A few of my passions in life. I’m a singer, I play guitar, I love photography and I enjoy being photographed.
I work for a social justice organization. It is extremely important to me that people understand their value. I’d love to help others recognize the microagressions and biases they grew up in. For young people to understand how important they are. To live in an inclusive world. To have everyone be identified correctly. To be able to talk about these things in a non judgmental honest way. Encouraging others to be the best version of themselves and in turn reflecting on who I am and being that way myself. Practicing what I preach. Decolonizing our minds is the first step and quite honestly it’s hard. How do we reflect and undo the colonial European influence on our lives and our prejudices.
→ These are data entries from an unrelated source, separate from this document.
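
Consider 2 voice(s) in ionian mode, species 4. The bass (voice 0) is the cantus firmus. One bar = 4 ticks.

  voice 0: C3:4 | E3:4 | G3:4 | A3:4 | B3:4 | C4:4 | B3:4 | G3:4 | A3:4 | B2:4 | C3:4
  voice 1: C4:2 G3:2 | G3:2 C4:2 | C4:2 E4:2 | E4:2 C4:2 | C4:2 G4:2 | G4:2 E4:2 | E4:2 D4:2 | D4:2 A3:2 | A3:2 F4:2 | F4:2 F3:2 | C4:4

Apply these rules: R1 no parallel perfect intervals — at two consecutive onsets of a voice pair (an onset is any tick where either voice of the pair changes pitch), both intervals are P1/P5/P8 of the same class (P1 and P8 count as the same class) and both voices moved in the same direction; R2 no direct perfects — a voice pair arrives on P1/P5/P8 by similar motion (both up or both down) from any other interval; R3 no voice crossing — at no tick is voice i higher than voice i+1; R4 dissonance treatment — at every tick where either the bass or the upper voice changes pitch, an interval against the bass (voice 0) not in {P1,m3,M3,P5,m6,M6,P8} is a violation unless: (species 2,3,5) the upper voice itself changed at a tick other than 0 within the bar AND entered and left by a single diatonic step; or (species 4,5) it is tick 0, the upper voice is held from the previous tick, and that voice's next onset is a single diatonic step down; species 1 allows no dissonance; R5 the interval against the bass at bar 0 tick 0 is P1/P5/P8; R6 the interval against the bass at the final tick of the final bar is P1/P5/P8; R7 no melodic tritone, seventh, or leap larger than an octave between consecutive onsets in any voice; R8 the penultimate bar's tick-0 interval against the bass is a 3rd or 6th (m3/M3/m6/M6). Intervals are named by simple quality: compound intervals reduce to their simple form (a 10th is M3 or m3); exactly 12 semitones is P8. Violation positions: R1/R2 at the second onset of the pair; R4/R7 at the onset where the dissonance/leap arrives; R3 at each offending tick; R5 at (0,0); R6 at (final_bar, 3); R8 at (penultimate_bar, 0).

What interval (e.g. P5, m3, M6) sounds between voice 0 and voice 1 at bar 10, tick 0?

P8

voice 0=C3 voice 1=C4 -> P8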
Mostly I think it’s about being more accepting. I think that my lived experience has pushed me into this kind of advocacy role. My childhood was unique and though I’m a white appearing person I grew up in a multicultural family. My community was a cornucopia of brown magic. It taught me to be thoughtful on how I speak, what my own limitations are and what microagressions are.
But my childhood was also silly and soft. Spice world was probably in my top 5 priorities and Harry Potter was my bae. I played video games with my cousins and idolized *NSYNC. Today I’d say I’m still really really into all of the above but my experiences have expanded and I’m super excited to share more with the world.
So HELLO WORLD. As I post more I’m going to share my life. I think of it as a gratitude adventure. And I hope that we can be friends!!